The house underwent a major re-modelling at some time after 1776 and before 1832, which may have been a single campaign or two. The original house was possibly heightened to three storeys, with the entrance moved from the north to the east fronts, while the colonnades and other stone decorations were added. and the brickwork stuccoed. Alternatively John Newman says that the three storey block is an addition to an existing housewhich lay to the south (Velindre, q.v.) which was later given the neo-classical stone trim and the changes in the planning, but the position of the staircase seems to make this less likely.

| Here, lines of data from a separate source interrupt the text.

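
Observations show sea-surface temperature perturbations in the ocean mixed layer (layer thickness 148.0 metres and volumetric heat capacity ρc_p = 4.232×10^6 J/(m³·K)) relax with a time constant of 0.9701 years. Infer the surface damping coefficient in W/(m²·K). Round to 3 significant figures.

Areal heat capacity C = ρc_p × D = 4.232×10^6 × 148.0 = 6.26×10^8 J m⁻² K⁻¹.
τ = 0.9701 years = 3.06×10^7 s.
λ = C / τ = 6.26×10^8 / 3.06×10^7 = 20.5 W/(m²·K).

20.5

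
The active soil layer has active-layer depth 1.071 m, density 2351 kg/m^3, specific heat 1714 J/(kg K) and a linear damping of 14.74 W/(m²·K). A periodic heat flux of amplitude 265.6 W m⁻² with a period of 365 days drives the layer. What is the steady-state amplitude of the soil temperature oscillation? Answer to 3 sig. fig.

18.0 K

Areal heat capacity C = ρ c_p D = 2351 × 1714 × 1.071 = 4.32×10^6 J/(m^2 K).
Angular frequency ω = 2π / T = 2π / 3.15×10^7 s = 1.99×10^-7 s⁻¹.
√((Cω)² + λ²) = √((0.860)² + 14.74²) = 14.8 W/(m²·K).
Amplitude A = F₀ / √((Cω)²+λ²) = 265.6 / 14.8 = 18.0 K.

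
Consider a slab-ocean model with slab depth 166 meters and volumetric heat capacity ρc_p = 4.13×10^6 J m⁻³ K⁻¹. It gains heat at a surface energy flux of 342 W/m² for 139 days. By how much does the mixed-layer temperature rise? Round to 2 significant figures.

6.0 K

Areal heat capacity C = ρc_p × D = 4.13×10^6 × 166 = 6.86×10^8 J m⁻² K⁻¹.
Net heat input Q = F Δt = 342 × (139 days × 86400 s/day) = 4.11×10^9 J/m².
ΔT = Q / C = 4.11×10^9 / 6.86×10^8 = 5.99 K.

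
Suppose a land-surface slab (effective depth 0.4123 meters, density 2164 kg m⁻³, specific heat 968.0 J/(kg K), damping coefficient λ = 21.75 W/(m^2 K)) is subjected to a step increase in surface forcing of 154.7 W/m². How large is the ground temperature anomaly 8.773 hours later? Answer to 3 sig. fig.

Areal heat capacity C = ρ c_p D = 2164 × 968.0 × 0.4123 = 8.64×10^5 J m⁻² K⁻¹.
τ = C / λ = 8.64×10^5 / 21.75 = 39700 s.
Equilibrium anomaly ΔT_eq = F / λ = 154.7 / 21.75 = 7.11 K.
t = 8.773 hours = 31600 s, so t/τ = 0.795.
ΔT(t) = ΔT_eq (1 − e^(−t/τ)) = 7.11 × (1 − e^−0.795) = 3.90 K.

3.90 K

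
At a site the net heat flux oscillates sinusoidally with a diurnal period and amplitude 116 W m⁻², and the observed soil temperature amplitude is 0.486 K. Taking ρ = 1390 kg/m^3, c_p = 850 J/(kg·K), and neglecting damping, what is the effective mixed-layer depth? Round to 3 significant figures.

ω = 2π / 86400 s = 7.27×10^-5 s⁻¹.
Required C = F₀ / (A ω) = 116 / (0.486 × 7.27×10^-5) = 3.28×10^6 J/(m²·K).
D = C / (ρ c_p) = 3.28×10^6 / (1390 × 850) = 2.78 m.

2.78 m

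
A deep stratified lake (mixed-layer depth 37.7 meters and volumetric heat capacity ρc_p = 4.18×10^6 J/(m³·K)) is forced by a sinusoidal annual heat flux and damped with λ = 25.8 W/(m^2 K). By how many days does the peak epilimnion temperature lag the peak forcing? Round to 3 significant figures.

51.3 days

Areal heat capacity C = ρc_p × D = 4.18×10^6 × 37.7 = 1.58×10^8 J/(m²·K).
ω = 2π / 3.15×10^7 s = 1.99×10^-7 s⁻¹.
Phase lag φ = arctan(Cω/λ) = arctan(31.4/25.8) = 0.883 rad.
Time lag = φ / ω = 0.883 / 1.99×10^-7 = 4.43×10^6 s = 51.3 days.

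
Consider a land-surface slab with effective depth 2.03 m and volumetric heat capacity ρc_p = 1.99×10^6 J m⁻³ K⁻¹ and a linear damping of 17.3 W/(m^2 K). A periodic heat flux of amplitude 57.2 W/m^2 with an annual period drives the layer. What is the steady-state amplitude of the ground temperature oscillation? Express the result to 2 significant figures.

Areal heat capacity C = ρc_p × D = 1.99×10^6 × 2.03 = 4.04×10^6 J/(m²·K).
Angular frequency ω = 2π / T = 2π / 3.15×10^7 s = 1.99×10^-7 s⁻¹.
√((Cω)² + λ²) = √((0.805)² + 17.3²) = 17.3 W/(m²·K).
Amplitude A = F₀ / √((Cω)²+λ²) = 57.2 / 17.3 = 3.30 K.

3.3 K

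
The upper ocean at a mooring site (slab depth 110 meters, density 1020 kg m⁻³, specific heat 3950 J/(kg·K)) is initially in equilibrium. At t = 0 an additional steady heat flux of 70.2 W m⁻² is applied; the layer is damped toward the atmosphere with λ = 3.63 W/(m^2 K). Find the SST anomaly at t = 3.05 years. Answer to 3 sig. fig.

10.5 K

Areal heat capacity C = ρ c_p D = 1020 × 3950 × 110 = 4.43×10^8 J/(m²·K).
τ = C / λ = 4.43×10^8 / 3.63 = 1.22×10^8 s.
Equilibrium anomaly ΔT_eq = F / λ = 70.2 / 3.63 = 19.3 K.
t = 3.05 years = 9.63×10^7 s, so t/τ = 0.788.
ΔT(t) = ΔT_eq (1 − e^(−t/τ)) = 19.3 × (1 − e^−0.788) = 10.5 K.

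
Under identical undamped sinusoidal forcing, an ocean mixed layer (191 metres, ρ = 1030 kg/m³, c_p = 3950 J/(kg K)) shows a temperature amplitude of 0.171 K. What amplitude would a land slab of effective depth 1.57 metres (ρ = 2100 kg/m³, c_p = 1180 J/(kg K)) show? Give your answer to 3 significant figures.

34.2 K

C_ocean = 7.77×10^8 J/(m²·K); C_land = 3.89×10^6 J/(m²·K).
A ∝ 1/C ⇒ A_land = A_ocean × C_ocean/C_land = 0.171 × 200 = 34.2 K.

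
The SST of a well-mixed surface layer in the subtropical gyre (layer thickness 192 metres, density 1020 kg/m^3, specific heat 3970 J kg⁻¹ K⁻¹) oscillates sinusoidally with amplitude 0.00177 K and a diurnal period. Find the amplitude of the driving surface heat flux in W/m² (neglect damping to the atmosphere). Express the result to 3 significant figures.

100

Areal heat capacity C = ρ c_p D = 1020 × 3970 × 192 = 7.77×10^8 J m⁻² K⁻¹.
ω = 2π / 86400 s = 7.27×10^-5 s⁻¹.
Cω = 7.77×10^8 × 7.27×10^-5 = 56500 W/(m²·K).
F₀ = A × Cω = 0.00177 × 56500 = 100 W/m².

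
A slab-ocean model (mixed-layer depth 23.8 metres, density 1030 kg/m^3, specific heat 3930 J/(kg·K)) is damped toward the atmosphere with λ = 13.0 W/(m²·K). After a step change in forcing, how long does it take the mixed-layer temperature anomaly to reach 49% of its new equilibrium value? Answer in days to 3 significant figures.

Areal heat capacity C = ρ c_p D = 1030 × 3930 × 23.8 = 9.63×10^7 J/(m^2 K).
τ = C / λ = 9.63×10^7 / 13.0 = 7.41×10^6 s.
Fraction reached: 1 − e^(−t/τ) = 0.49 ⇒ t = −τ ln(1 − 0.49) = τ × 0.673.
t = 4.99×10^6 s = 57.8 days.

57.8 days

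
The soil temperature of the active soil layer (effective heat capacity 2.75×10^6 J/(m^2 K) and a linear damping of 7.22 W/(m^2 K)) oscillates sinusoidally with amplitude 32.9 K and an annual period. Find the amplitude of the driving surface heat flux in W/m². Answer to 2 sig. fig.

240

Areal heat capacity C = 2.75×10^6 J/(m^2 K) (given).
ω = 2π / 3.15×10^7 s = 1.99×10^-7 s⁻¹.
√((Cω)² + λ²) = √((0.548)² + 7.22²) = 7.24 W/(m²·K).
F₀ = A × √((Cω)²+λ²) = 32.9 × 7.24 = 238 W/m².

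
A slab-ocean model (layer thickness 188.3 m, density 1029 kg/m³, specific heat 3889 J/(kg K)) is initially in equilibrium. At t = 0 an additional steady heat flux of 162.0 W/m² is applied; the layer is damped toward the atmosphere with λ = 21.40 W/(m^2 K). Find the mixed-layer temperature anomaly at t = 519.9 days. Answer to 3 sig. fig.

5.46 K

Areal heat capacity C = ρ c_p D = 1029 × 3889 × 188.3 = 7.54×10^8 J/(m²·K).
τ = C / λ = 7.54×10^8 / 21.40 = 3.52×10^7 s.
Equilibrium anomaly ΔT_eq = F / λ = 162.0 / 21.40 = 7.57 K.
t = 519.9 days = 4.49×10^7 s, so t/τ = 1.28.
ΔT(t) = ΔT_eq (1 − e^(−t/τ)) = 7.57 × (1 − e^−1.28) = 5.46 K.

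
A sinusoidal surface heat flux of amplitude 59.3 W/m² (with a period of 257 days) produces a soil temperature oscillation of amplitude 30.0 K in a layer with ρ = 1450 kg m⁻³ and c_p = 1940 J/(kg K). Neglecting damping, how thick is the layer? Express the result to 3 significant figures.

2.48 m

ω = 2π / 2.22×10^7 s = 2.83×10^-7 s⁻¹.
Required C = F₀ / (A ω) = 59.3 / (30.0 × 2.83×10^-7) = 6.99×10^6 J/(m²·K).
D = C / (ρ c_p) = 6.99×10^6 / (1450 × 1940) = 2.48 m.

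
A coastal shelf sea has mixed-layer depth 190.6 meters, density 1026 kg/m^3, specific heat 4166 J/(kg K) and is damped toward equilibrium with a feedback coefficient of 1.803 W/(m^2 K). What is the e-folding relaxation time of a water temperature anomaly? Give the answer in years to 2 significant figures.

14 years

Areal heat capacity C = ρ c_p D = 1026 × 4166 × 190.6 = 8.15×10^8 J m⁻² K⁻¹.
Relaxation time τ = C / λ = 8.15×10^8 / 1.803 = 4.52×10^8 s.
In years: 4.52×10^8 s / (3.156×10^7 s/year) = 14.3 years.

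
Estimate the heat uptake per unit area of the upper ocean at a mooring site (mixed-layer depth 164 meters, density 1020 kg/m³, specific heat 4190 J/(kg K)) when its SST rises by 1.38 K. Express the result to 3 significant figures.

9.67×10^8

Areal heat capacity C = ρ c_p D = 1020 × 4190 × 164 = 7.01×10^8 J/(m²·K).
ΔQ = C ΔT = 7.01×10^8 × 1.38 = 9.67×10^8 J/m².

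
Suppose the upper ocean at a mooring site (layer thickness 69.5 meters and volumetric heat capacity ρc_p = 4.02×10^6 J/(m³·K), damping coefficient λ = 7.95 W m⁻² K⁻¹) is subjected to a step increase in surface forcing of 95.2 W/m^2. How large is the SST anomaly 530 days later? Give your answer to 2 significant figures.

Areal heat capacity C = ρc_p × D = 4.02×10^6 × 69.5 = 2.79×10^8 J m⁻² K⁻¹.
τ = C / λ = 2.79×10^8 / 7.95 = 3.51×10^7 s.
Equilibrium anomaly ΔT_eq = F / λ = 95.2 / 7.95 = 12.0 K.
t = 530 days = 4.58×10^7 s, so t/τ = 1.30.
ΔT(t) = ΔT_eq (1 − e^(−t/τ)) = 12.0 × (1 − e^−1.30) = 8.72 K.

8.7 K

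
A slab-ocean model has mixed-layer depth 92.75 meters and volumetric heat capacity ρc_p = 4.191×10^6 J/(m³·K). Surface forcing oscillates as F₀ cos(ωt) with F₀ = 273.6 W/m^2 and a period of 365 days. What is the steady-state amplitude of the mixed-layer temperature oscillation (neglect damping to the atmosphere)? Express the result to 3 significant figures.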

Only an inspection of the attics and the walls behind the render could really give the true story.
The orangery is said to have been added in 1890 and at this time the interior was remodelled to allow this. The principal changes were the removal of the staircase from its compartment and the formation of the north ground floor into a single Drawing Room.
In the later C20 the house was divided into three dwellings as it now remains, but the exterior has been only changed in small details such as the upper floor windows.

Exterior

Avalon is the second floor of the main block. Its windows are 3 x 3 pane casements, a C20 alteration.

Interior

Interior not available at resurvey.

Reasons for Listing

Included for its special interest as a fine C18 country house with good later additions, including a fine conservatory.